Maden Mühendisi Atilla Aslan Kozlu'da meydana gelen ve 8 madencinin şehit olduğu kazayla ilgili yaptığı açıklamada, 'Yaşanan ölümler, tıpkı bundan öncekilerde de olduğu gibi, iş kazası değil iş cinayetidir' dedi.
Aslan'ın açıklaması şöyle:

"AKP, şirketler üzerindeki denetimi özelleştirerek, taşeron çalışmayı yaygınlaştırarak daha fazla sömürünün yolunu açarken, ölümlerin kapısını da aralamaktadır." 
Zonguldak Kozlu`da Türkiye Taşkömürü Kurumu`na ait madende meydana gelen kazada  şu ana kadar 8 işçi kardeşimiz hayatını kaybetti.
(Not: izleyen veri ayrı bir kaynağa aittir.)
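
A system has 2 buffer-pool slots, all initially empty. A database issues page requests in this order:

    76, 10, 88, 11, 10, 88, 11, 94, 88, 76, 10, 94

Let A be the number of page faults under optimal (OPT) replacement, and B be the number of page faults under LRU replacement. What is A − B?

-4

Under OPT: F F F F . F . F . F F . → 8 faults.
Under LRU: F F F F F F F F F F F F → 12 faults.
A − B = 8 − 12 = -4.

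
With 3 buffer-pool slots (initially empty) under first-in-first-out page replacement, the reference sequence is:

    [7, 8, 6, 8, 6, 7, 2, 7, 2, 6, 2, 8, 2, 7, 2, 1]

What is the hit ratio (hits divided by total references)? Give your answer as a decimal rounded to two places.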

Hayatını kaybeden işçi kardeşlerimizin ailelerine baş sağlığı dilerim.

Yaşanan ölümler, tıpkı bundan öncekilerde de olduğu gibi, iş kazası değil iş cinayetidir.

Kozlu'da görüldüğü üzere taşeron işçiler hiçbir denetimin olmadığı güvencesiz koşullarda çalışmaya zorlanmaktadır. AKP, şirketler üzerindeki denetimi özelleştirerek, taşeron çalışmayı yaygınlaştırarak daha fazla sömürünün yolunu açarken, ölümlerin kapısını da aralamaktadır.

Hiçbir denetime tabi olmayan, uzun çalışma saatlerinde çalışmak zorunda kalan, sendikalaşmanın önü fiilen ve hukuki pek çok biçimde kesilen, güvencesizliğin ve taşeronluğun yaygınlaştırılması sonucunda ülkemiz bir işçi mezarlığına dönüştürülmektedir.

AKP, yaşanan işçi cinayetlerini 'kader-kaza' olarak göstermeye çalışmaktadır. 2002'den bu yana yaşanan 'iş kazası' sayısı 706 bin 608'dir. Bu 'kazalarda' 10 bin 297 işçi hayatını kaybetmiş, 16 bin işçi iş göremez raporu almıştır. 2012 yılında bu rakam 878'dir.

İşte AKP'nin ve bakanlarının kaza deyip geçiştirmeye çalıştığı, kahrolasıca kader budur!

İşçi ölümlere son vermek için, derhal sözleşmeli, taşeron çalışma koşullarının uygulanmasından vaz geçilmelidir. İş güvenliği ile birlikte güvenceli çalışma ve işçilerin güvencesi sendikalaşmanın önündeki her tür baskı ve engel ortadan kaldırılmalıdır. Çalışma saatleri haftalık 35 saat belirlenmelidir.

Sermayenin daha çok karı için işçilerin emeğine ve hayatına el koyan bu taşeron düzenine karşı işçilerin, emekçilerin insanca koşullarda çalışabileceği, insanca yaşama hakkına sahip olduğu emeğin hakim olduğu bir Türkiye'yi kurmaktan başka bir yolumuz yoktur.